Monteilh told people he was a fitness consultant but he was really working as part of a surveillance program known as Operation Flex.
Monteilh regularly attended the Islamic Center of Irvine in Orange County and has said that he was told to collect as much information on as many people as possible.
He gathered names and phone numbers and secretly recorded thousands of hours of conversations and hundreds of hours of video using a camera concealed in a shirt button.
Three of the men Monteilh allegedly recorded sued, seeking damages and asking the government to destroy or return the information it had gathered.
A lower court dismissed the case after the government warned that allowing the case to go forward could reveal sensitive details of the investigation and the decision-making behind it.
But the 9th U.S. CIrcuit Court of Appeals reversed that decision in 2019, saying the lower court first should have privately examined the evidence the government said was state secrets.
Both the Biden administration and the Trump administration before it have filed briefs arguing the appeals court was wrong.
“The state secrets privilege is firmly grounded in the Constitution and the common law and is critical to safeguarding national security,” said Deputy Solicitor General Edwin Kneedler Monday morning, as he explained the government’s position.

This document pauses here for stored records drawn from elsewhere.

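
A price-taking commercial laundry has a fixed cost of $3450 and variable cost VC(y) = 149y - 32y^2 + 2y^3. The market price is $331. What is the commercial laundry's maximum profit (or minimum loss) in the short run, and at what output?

Profit = -$70 at y = 13

AVC = 149 - 32y + 2y^2 has its minimum $21 at y = 8; price $331 clears that bar, so the firm operates.
MC = 149 - 64y + 6y^2. Setting P = MC and taking the root on the rising branch gives y* = 13.
TR = 331·13 = 4303. TC = 3450 + 923 = 4373. Profit = 4303 − 4373 = -$70.
That loss of $70 beats the $3450 the firm would lose by shutting down; producing recovers $3380 of fixed cost.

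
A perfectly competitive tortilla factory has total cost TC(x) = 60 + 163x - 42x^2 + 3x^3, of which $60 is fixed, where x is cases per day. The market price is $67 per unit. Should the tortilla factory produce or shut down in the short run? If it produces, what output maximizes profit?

Produce at x = 8

Variable cost is VC = 163x - 42x^2 + 3x^3, so AVC = VC/x = 163 - 42x + 3x^2 and MC = dTC/dx = 163 - 84x + 9x^2.
AVC hits its minimum where MC = AVC, at x = 7, giving min AVC = 163 - 42·7 + 3·7^2 = $16.
P = $67 exceeds min AVC = $16, so the firm stays open.
Set P = MC: 67 = 163 - 84x + 9x^2 → 96 - 84x + 9x^2 = 0. The roots are x = 4/3 and x = 8; the profit-maximizing output is on the rising part of MC, so x* = 8.
Check: AVC at x = 8 is $19 ≤ P, so revenue covers variable cost.
Profit = P·x − TC = 67·8 − 212 = $324.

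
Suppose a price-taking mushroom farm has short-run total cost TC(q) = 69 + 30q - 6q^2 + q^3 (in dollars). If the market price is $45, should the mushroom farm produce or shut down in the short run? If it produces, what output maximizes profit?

Variable cost is VC = 30q - 6q^2 + q^3, so AVC = VC/q = 30 - 6q + q^2 and MC = dTC/dq = 30 - 12q + 3q^2.
The AVC parabola has its vertex at q = 6/2 = 3, where AVC = 30 - 6·3 + 3^2 = $21.
P = $45 exceeds min AVC = $21, so the firm stays open.
Set P = MC: 45 = 30 - 12q + 3q^2 → -15 - 12q + 3q^2 = 0. The roots are q = -1 and q = 5; the profit-maximizing output is on the rising part of MC, so q* = 5.
Check: AVC at q = 5 is $25 ≤ P, so revenue covers variable cost.
Profit = P·q − TC = 45·5 − 194 = $31.

Produce at q = 5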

“The Ninth Circuit did not disagree with the district court’s conclusion that the information concerning the foreign intelligence investigation at issue here was — falls within that privilege,” he continued. “The Ninth Circuit instead held that Section 1806(f) of FISA displaces the state secrets privilege and requires the district court to adjudicate the merits of plaintiffs’ challenge using the very information that is covered by the privilege.
“That novel interpretation cannot be squared with the text, context, or purpose of Section 1806(f),” Kneedler concluded.

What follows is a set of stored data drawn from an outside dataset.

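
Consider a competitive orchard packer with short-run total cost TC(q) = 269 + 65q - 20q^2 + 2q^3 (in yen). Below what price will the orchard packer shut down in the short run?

¥15 per unit

The shutdown price is the minimum of AVC. VC = 65q - 20q^2 + 2q^3, so AVC = 65 - 20q + 2q^2.
dAVC/dq = -20 + 4q = 0 gives q = 5. min AVC = 65 - 20·5 + 2·5^2 = 15.
For P < ¥15 the firm produces nothing.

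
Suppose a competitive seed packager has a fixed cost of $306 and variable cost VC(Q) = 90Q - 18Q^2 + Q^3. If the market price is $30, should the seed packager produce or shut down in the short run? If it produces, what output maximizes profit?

Produce at Q = 10

Strip out fixed cost: VC = 90Q - 18Q^2 + Q^3. Then AVC = 90 - 18Q + Q^2 and MC = 90 - 36Q + 3Q^2.
AVC is minimized where dAVC/dQ = -18 + 2Q = 0, at Q = 9; min AVC = 90 - 18·9 + 9^2 = $9.
P = $30 exceeds min AVC = $9, so the firm stays open.
P = MC gives 60 - 36Q + 3Q^2 = 0, with roots 2 and 10. Take the larger (rising MC): Q* = 10.
Check: AVC at Q = 10 is $10 ≤ P, so revenue covers variable cost.
Profit = P·Q − TC = 30·10 − 406 = -$106, a loss, but smaller than the $306 fixed cost the firm would lose by shutting down.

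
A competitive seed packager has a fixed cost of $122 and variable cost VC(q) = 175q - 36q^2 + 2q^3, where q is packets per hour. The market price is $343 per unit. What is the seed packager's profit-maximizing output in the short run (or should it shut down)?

Produce at q = 14

From TC, MC = TC'(q) = 175 - 72q + 6q^2 and AVC = VC/q = 175 - 36q + 2q^2.
AVC hits its minimum where MC = AVC, at q = 9, giving min AVC = 175 - 36·9 + 2·9^2 = $13.
Since P = $343 ≥ min AVC = $13, price covers variable cost and the firm should produce.
P = MC gives -168 - 72q + 6q^2 = 0, with roots -2 and 14. Take the larger (rising MC): q* = 14.
Check: AVC at q = 14 is $63 ≤ P, so revenue covers variable cost.
Profit = P·q − TC = 343·14 − 1004 = $3798.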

Section 1806 of the Foreign Intelligence Surveillance Act governs the use of information obtained or derived from electronic surveillance for foreign-intelligence purposes under FISA.
Among other things, it requires the federal or a state government to provide notice to an aggrieved person whenever it intends to introduce such information as evidence in any proceedings against that person; affords the aggrieved person the opportunity to move to suppress any such information that was not obtained in compliance with FISA; and establishes special in camera and ex parte procedures to determine the admissibility of such evidence.

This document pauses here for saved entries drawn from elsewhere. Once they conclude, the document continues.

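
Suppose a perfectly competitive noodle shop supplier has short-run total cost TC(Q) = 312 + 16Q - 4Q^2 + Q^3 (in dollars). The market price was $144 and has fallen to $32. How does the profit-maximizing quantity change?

MC = 16 - 8Q + 3Q^2; the shutdown threshold is min AVC = $12 (at Q = 2).
With P = $144 above the shutdown price, P = MC gives Q = 8.
At P = $32 ≥ min AVC, set P = MC: Q = 4. The firm stays open but cuts output.

Output falls from 8 to 4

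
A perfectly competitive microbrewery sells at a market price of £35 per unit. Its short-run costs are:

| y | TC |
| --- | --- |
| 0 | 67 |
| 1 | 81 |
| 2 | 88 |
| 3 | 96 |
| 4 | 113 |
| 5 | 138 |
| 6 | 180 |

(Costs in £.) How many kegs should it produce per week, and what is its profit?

Profit at each row (π = 35y − TC): y=0: -67; y=1: -46; y=2: -18; y=3: 9; y=4: 27; y=5: 37; y=6: 30.
Profit is maximized at y = 5. AVC there is 71/5 = £14.20 ≤ P, so producing beats shutting down (which would give -£67).

y = 5; profit = £37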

On Monday, a majority of justices, on both sides of the court’s philosophical spectrum, appeared to both agree with the government and favor sending the case back to a lower court for additional proceedings — basically a split decision for each side.
Justice Brett Kavanaugh, for instance, suggested sending the case back to 9th Circuit would allow the issues raised by the case to be “fleshed out” and returned to the Supreme Court when there’s a single “central focus of the case.”
“I feel like we’d be doing a drive-by in this case on a massively important issue if the court were to dive directly into the issue of divulging secret information,” Kavanaugh said.
For her part, Justice Elena Kagan tried to weigh the either/or questions raised by the case against each other.
“Suppose that the easiest question in this case, is the question of when dismissal is appropriate, and the 9th Circuit decision was in some important way premised on an incorrect understanding of when dismissal is appropriate in a state secrets case,” she said. “And suppose too that I find 1806 questions quite difficult.
“If the entire discussion of the 9th Circuit was premised on this error about state secrets dismissals, one wouldn’t have to get into [the question of privilege], that would seem an attractive solution to me,” she added.
But Kagan immediately said the attractiveness of that solution at the moment would only go so far, as such a decision would leave the 9th Circuit’s “incorrect” view of Section 1806 “on the books.”
At least three other justices, Stephen Breyer, Sonia Sotomayor and Neil Gorsuch raised the idea of sending the case back to the 9th Circuit at various points during oral arguments.
A decision in the case is expected by early summer.